Василь, владелец «Корчмы» и ещё нескольких заведений в Могилёве и за его пределами, тоже считал себя обязанным Коровину и его семье. Когда-то давно Витольд организовал и оплатил операцию его матери, подарив той еще десяток лет жизни и возможность понянчить внуков. Такое не забывают и о таком не врут. А ещё добрый корчмарь оказался представителем совершенно противоположной Болтовскому социальной среды. Об этом вышел интересный и довольно странный разговор.
— Дима, а кто за тебя может слово сказать? — не сводя с меня внимательных голубых глаз, спросил он, крутя в руках две половинки от сломанного мной ножа.
— Петя Глыба, — подумав, ответил я. И добавил, — Аркадий Бере, если знаешь такого. Саша Колесо и Слава Могила.
— Если я сейчас Аркадию позвоню — он подтвердит мне, что знает тебя? — в этот раз на лице кроме усов зашевелились и брови, подскочив наверх.
— Да. Там, правда, утро раннее сейчас, разбудишь, наверное — предупредил я и полез вилкой за квашеной капустой, которую здесь делали как-то вовсе особенно. На ржаной соломе, наверное. Но вкусно было очень.
— Скажи, Рыгор, а твое ведомство не планировало как-то вмешаться в это паскудство, что Мордухаи творят столько времени? — прожевав, поднял я глаза на комитетчика.
— Они постоянно в разработке, Дим. Смотрим, слушаем, следим — да всё без толку. Хитрые они и опасливые, не оставляют концов, за что потянуть можно хорошо. А на одном мотиве далеко не уедешь — трактовать всё можно очень по-разному, сам понимаешь. Тем более в областном суде в прошлом году один из них окопался плотно. Словно сам чёрт им ворожит! — и он вскинул было руку, чтоб треснуть по столу кулаком, но задержал уже над самой столешницей и, дотянувшись, взял бутылку и разлил нам остатки настойки.
— Один-единственный раз за полтора десятка лет ошиблись, недели две назад, да только там тоже не выедешь особенно никуда, — закончил он мысль.
А я подумал, что раз пару недель назад чёрт перестал им ворожить — значит, этим совершенно точно надо воспользоваться. Пока ещё какую-нибудь старую ведьму из Преисподней не вызвонили. Внутренний скептик повторил, что он на это не подпишется. Громко. Панически. И снова не был услышан.
— А скажи мне, Рыгор, вот что: такой персонаж как Мишка Мордухай известен ли тебе? — начал я неторопливо.

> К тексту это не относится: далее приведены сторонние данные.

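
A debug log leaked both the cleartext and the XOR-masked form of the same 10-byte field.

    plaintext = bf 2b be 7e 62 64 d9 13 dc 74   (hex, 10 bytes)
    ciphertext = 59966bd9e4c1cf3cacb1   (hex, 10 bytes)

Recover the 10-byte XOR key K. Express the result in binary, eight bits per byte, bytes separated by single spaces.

Since ciphertext = plaintext ⊕ K, XORing both sides with plaintext gives K = plaintext ⊕ ciphertext.
bf ⊕ 59 = e6
2b ⊕ 96 = bd
be ⊕ 6b = d5
7e ⊕ d9 = a7
62 ⊕ e4 = 86
64 ⊕ c1 = a5
d9 ⊕ cf = 16
13 ⊕ 3c = 2f
dc ⊕ ac = 70
74 ⊕ b1 = c5

11100110 10111101 11010101 10100111 10000110 10100101 00010110 00101111 01110000 11000101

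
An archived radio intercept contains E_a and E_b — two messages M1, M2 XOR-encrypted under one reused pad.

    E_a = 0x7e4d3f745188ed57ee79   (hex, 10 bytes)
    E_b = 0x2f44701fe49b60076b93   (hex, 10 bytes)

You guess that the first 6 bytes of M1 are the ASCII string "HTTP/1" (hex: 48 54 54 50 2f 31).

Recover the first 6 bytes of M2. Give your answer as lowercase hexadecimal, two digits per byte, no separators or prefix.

First, E_a ⊕ E_b = (M1 ⊕ K) ⊕ (M2 ⊕ K) = M1 ⊕ M2, so the key drops out. Then M2 = (M1 ⊕ M2) ⊕ M1 over the first 6 bytes.
byte 0: (7e XOR 2f) XOR 48 = 51 XOR 48 = 19
byte 1: (4d XOR 44) XOR 54 = 09 XOR 54 = 5d
byte 2: (3f XOR 70) XOR 54 = 4f XOR 54 = 1b
byte 3: (74 XOR 1f) XOR 50 = 6b XOR 50 = 3b
byte 4: (51 XOR e4) XOR 2f = b5 XOR 2f = 9a
byte 5: (88 XOR 9b) XOR 31 = 13 XOR 31 = 22

195d1b3b9a22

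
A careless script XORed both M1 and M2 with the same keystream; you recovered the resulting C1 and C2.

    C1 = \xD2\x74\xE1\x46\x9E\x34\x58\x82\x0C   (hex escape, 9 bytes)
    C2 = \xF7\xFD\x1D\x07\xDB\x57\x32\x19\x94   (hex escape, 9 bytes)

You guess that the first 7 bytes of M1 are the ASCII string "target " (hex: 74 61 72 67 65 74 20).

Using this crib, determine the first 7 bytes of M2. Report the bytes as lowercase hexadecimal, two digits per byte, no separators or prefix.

51e88e2620174a

First, C1 ⊕ C2 = (M1 ⊕ K) ⊕ (M2 ⊕ K) = M1 ⊕ M2, so the key drops out. Then M2 = (M1 ⊕ M2) ⊕ M1 over the first 7 bytes.
byte 0: (d2 ^ f7) ^ 74 = 25 ^ 74 = 51
byte 1: (74 ^ fd) ^ 61 = 89 ^ 61 = e8
byte 2: (e1 ^ 1d) ^ 72 = fc ^ 72 = 8e
byte 3: (46 ^ 07) ^ 67 = 41 ^ 67 = 26
byte 4: (9e ^ db) ^ 65 = 45 ^ 65 = 20
byte 5: (34 ^ 57) ^ 74 = 63 ^ 74 = 17
byte 6: (58 ^ 32) ^ 20 = 6a ^ 20 = 4a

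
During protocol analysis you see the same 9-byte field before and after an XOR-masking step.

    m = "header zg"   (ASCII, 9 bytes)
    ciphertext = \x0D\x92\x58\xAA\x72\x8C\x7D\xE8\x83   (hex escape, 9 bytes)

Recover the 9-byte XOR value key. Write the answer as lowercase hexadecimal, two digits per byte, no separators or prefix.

Since ciphertext = m ⊕ key, XORing both sides with m gives key = m ⊕ ciphertext.
68 xor 0d = 65
65 xor 92 = f7
61 xor 58 = 39
64 xor aa = ce
65 xor 72 = 17
72 xor 8c = fe
20 xor 7d = 5d
7a xor e8 = 92
67 xor 83 = e4

65f739ce17fe5d92e4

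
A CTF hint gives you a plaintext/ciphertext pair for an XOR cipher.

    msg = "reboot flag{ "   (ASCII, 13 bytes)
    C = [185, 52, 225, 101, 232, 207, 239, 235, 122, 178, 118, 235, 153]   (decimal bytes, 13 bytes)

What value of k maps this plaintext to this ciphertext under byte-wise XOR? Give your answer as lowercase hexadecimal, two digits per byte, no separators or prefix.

cb51830a87bbcf8d16d31190b9

Since C = msg ⊕ k, XORing both sides with msg gives k = msg ⊕ C.
byte 0: 72 XOR b9 = cb
byte 1: 65 XOR 34 = 51
byte 2: 62 XOR e1 = 83
byte 3: 6f XOR 65 = 0a
byte 4: 6f XOR e8 = 87
byte 5: 74 XOR cf = bb
byte 6: 20 XOR ef = cf
byte 7: 66 XOR eb = 8d
byte 8: 6c XOR 7a = 16
byte 9: 61 XOR b2 = d3
byte 10: 67 XOR 76 = 11
byte 11: 7b XOR eb = 90
byte 12: 20 XOR 99 = b9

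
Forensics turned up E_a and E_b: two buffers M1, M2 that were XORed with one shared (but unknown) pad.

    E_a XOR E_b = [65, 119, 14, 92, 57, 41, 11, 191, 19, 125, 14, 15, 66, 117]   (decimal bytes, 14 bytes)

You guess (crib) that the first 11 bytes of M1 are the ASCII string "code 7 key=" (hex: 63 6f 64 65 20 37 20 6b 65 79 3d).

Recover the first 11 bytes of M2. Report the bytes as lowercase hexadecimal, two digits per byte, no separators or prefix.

22186a39191e2bd4760433

Since E_a ⊕ E_b = M1 ⊕ M2, XORing with the guessed M1 bytes yields the corresponding M2 bytes: M2 = (E_a ⊕ E_b) ⊕ M1.
 65 ⊕  99 =  34
119 ⊕ 111 =  24
 14 ⊕ 100 = 106
 92 ⊕ 101 =  57
 57 ⊕  32 =  25
 41 ⊕  55 =  30
 11 ⊕  32 =  43
191 ⊕ 107 = 212
 19 ⊕ 101 = 118
125 ⊕ 121 =   4
 14 ⊕  61 =  51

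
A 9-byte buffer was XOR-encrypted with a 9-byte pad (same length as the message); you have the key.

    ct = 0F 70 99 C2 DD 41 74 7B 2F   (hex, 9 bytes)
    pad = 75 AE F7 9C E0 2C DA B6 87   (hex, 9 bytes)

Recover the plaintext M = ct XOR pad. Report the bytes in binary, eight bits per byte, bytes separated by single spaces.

01111010 11011110 01101110 01011110 00111101 01101101 10101110 11001101 10101000

byte 0: 0f XOR 75 = 7a
byte 1: 70 XOR ae = de
byte 2: 99 XOR f7 = 6e
byte 3: c2 XOR 9c = 5e
byte 4: dd XOR e0 = 3d
byte 5: 41 XOR 2c = 6d
byte 6: 74 XOR da = ae
byte 7: 7b XOR b6 = cd
byte 8: 2f XOR 87 = a8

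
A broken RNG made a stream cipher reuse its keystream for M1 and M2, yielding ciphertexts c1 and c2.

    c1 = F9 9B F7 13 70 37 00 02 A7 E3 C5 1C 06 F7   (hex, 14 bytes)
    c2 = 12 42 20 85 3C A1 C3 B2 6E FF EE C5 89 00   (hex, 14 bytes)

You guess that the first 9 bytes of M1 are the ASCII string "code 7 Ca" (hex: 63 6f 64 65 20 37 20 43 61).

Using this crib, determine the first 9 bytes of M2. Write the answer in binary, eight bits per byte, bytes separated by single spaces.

First, c1 ⊕ c2 = (M1 ⊕ K) ⊕ (M2 ⊕ K) = M1 ⊕ M2, so the key drops out. Then M2 = (M1 ⊕ M2) ⊕ M1 over the first 9 bytes.
byte 0: (f9 ⊕ 12) ⊕ 63 = eb ⊕ 63 = 88
byte 1: (9b ⊕ 42) ⊕ 6f = d9 ⊕ 6f = b6
byte 2: (f7 ⊕ 20) ⊕ 64 = d7 ⊕ 64 = b3
byte 3: (13 ⊕ 85) ⊕ 65 = 96 ⊕ 65 = f3
byte 4: (70 ⊕ 3c) ⊕ 20 = 4c ⊕ 20 = 6c
byte 5: (37 ⊕ a1) ⊕ 37 = 96 ⊕ 37 = a1
byte 6: (00 ⊕ c3) ⊕ 20 = c3 ⊕ 20 = e3
byte 7: (02 ⊕ b2) ⊕ 43 = b0 ⊕ 43 = f3
byte 8: (a7 ⊕ 6e) ⊕ 61 = c9 ⊕ 61 = a8

10001000 10110110 10110011 11110011 01101100 10100001 11100011 11110011 10101000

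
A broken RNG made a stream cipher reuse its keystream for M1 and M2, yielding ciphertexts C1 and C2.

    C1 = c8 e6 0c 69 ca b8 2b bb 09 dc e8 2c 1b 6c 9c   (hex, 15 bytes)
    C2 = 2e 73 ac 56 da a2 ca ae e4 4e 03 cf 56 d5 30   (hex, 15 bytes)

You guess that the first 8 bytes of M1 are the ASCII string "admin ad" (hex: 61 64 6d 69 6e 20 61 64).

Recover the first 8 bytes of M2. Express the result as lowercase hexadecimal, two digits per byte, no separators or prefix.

First, C1 ⊕ C2 = (M1 ⊕ K) ⊕ (M2 ⊕ K) = M1 ⊕ M2, so the key drops out. Then M2 = (M1 ⊕ M2) ⊕ M1 over the first 8 bytes.
byte 0: (c8 XOR 2e) XOR 61 = e6 XOR 61 = 87
byte 1: (e6 XOR 73) XOR 64 = 95 XOR 64 = f1
byte 2: (0c XOR ac) XOR 6d = a0 XOR 6d = cd
byte 3: (69 XOR 56) XOR 69 = 3f XOR 69 = 56
byte 4: (ca XOR da) XOR 6e = 10 XOR 6e = 7e
byte 5: (b8 XOR a2) XOR 20 = 1a XOR 20 = 3a
byte 6: (2b XOR ca) XOR 61 = e1 XOR 61 = 80
byte 7: (bb XOR ae) XOR 64 = 15 XOR 64 = 71

87f1cd567e3a8071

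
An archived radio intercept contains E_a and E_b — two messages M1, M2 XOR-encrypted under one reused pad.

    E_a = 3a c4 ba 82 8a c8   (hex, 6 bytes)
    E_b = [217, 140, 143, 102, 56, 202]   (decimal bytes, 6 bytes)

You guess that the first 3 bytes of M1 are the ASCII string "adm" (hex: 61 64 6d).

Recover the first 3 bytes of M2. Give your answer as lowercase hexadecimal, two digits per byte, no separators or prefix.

822c58

First, E_a ⊕ E_b = (M1 ⊕ K) ⊕ (M2 ⊕ K) = M1 ⊕ M2, so the key drops out. Then M2 = (M1 ⊕ M2) ⊕ M1 over the first 3 bytes.
byte 0: (3a ^ d9) ^ 61 = e3 ^ 61 = 82
byte 1: (c4 ^ 8c) ^ 64 = 48 ^ 64 = 2c
byte 2: (ba ^ 8f) ^ 6d = 35 ^ 6d = 58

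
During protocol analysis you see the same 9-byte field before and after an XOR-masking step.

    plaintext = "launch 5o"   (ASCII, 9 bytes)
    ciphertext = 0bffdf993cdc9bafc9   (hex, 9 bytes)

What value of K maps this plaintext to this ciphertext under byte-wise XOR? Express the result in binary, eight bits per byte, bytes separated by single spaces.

Since ciphertext = plaintext ⊕ K, XORing both sides with plaintext gives K = plaintext ⊕ ciphertext.
108 XOR  11 = 103
 97 XOR 255 = 158
117 XOR 223 = 170
110 XOR 153 = 247
 99 XOR  60 =  95
104 XOR 220 = 180
 32 XOR 155 = 187
 53 XOR 175 = 154
111 XOR 201 = 166

01100111 10011110 10101010 11110111 01011111 10110100 10111011 10011010 10100110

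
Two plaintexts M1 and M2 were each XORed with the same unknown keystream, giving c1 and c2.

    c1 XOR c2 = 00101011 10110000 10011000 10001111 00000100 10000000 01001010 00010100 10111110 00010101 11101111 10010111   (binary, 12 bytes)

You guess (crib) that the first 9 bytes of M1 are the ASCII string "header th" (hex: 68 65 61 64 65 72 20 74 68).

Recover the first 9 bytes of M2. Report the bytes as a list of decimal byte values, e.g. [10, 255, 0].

Since c1 ⊕ c2 = M1 ⊕ M2, XORing with the guessed M1 bytes yields the corresponding M2 bytes: M2 = (c1 ⊕ c2) ⊕ M1.
2b XOR 68 = 43
b0 XOR 65 = d5
98 XOR 61 = f9
8f XOR 64 = eb
04 XOR 65 = 61
80 XOR 72 = f2
4a XOR 20 = 6a
14 XOR 74 = 60
be XOR 68 = d6

[67, 213, 249, 235, 97, 242, 106, 96, 214]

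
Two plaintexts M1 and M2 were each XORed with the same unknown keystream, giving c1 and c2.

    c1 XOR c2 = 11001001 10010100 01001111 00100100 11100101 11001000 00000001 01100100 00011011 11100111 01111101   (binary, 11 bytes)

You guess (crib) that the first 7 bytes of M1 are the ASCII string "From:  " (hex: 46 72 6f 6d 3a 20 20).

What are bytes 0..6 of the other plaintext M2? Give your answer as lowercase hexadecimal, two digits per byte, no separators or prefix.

8fe62049dfe821

Since c1 ⊕ c2 = M1 ⊕ M2, XORing with the guessed M1 bytes yields the corresponding M2 bytes: M2 = (c1 ⊕ c2) ⊕ M1.
c9 ^ 46 = 8f
94 ^ 72 = e6
4f ^ 6f = 20
24 ^ 6d = 49
e5 ^ 3a = df
c8 ^ 20 = e8
01 ^ 20 = 21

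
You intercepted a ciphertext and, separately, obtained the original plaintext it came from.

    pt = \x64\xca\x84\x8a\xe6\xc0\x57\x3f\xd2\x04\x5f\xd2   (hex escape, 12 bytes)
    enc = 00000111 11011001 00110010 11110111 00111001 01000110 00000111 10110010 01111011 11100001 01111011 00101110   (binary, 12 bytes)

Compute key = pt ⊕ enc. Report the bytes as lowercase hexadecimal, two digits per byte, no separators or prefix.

Since enc = pt ⊕ key, XORing both sides with pt gives key = pt ⊕ enc.
byte 0: 64 ⊕ 07 = 63
byte 1: ca ⊕ d9 = 13
byte 2: 84 ⊕ 32 = b6
byte 3: 8a ⊕ f7 = 7d
byte 4: e6 ⊕ 39 = df
byte 5: c0 ⊕ 46 = 86
byte 6: 57 ⊕ 07 = 50
byte 7: 3f ⊕ b2 = 8d
byte 8: d2 ⊕ 7b = a9
byte 9: 04 ⊕ e1 = e5
byte 10: 5f ⊕ 7b = 24
byte 11: d2 ⊕ 2e = fc

6313b67ddf86508da9e524fc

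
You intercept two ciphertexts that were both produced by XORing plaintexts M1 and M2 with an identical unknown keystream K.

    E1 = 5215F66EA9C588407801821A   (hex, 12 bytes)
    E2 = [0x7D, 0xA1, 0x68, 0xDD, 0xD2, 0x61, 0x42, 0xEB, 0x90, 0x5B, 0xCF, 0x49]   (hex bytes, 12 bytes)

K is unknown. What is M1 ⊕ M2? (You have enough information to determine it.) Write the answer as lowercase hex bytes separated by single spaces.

E1 ⊕ E2 = (M1 ⊕ K) ⊕ (M2 ⊕ K) = M1 ⊕ M2 — the shared key cancels under XOR.
52 ⊕ 7d = 2f
15 ⊕ a1 = b4
f6 ⊕ 68 = 9e
6e ⊕ dd = b3
a9 ⊕ d2 = 7b
c5 ⊕ 61 = a4
88 ⊕ 42 = ca
40 ⊕ eb = ab
78 ⊕ 90 = e8
01 ⊕ 5b = 5a
82 ⊕ cf = 4d
1a ⊕ 49 = 53

2f b4 9e b3 7b a4 ca ab e8 5a 4d 53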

— А как же, — они с Василем синхронно поморщились, словно я спросил о какой-то гнилой раздавленной жабе под ногами. — Сын Стаса, единственный и любимый. Гнида редкостная, но постоянно под присмотром у старших, иначе давно бы упорол что-нибудь такое, за что мы бы схватились двумя руками с нескрываемым нетерпением и всем нашим служебным рвением. Вокруг него адвокаты днём и ночью вместе с телохранителями кружат.
— А если бы внезапно, чисто гипотетически, нашлись свидетели и потерпевшая, готовые дать показания на него и, предположим, ещё семерых его друзей, достаточные для того, чтобы Миша пошёл, для начала, подозреваемым по очень плохой статье? — поинтересовался я у него.
Рыгор замер, глядя на меня очень пристально. Корчмарь нахмурился.
— А эти семеро и младший Мордухай сами смогут дать показания? — товарищ Колоб взял след.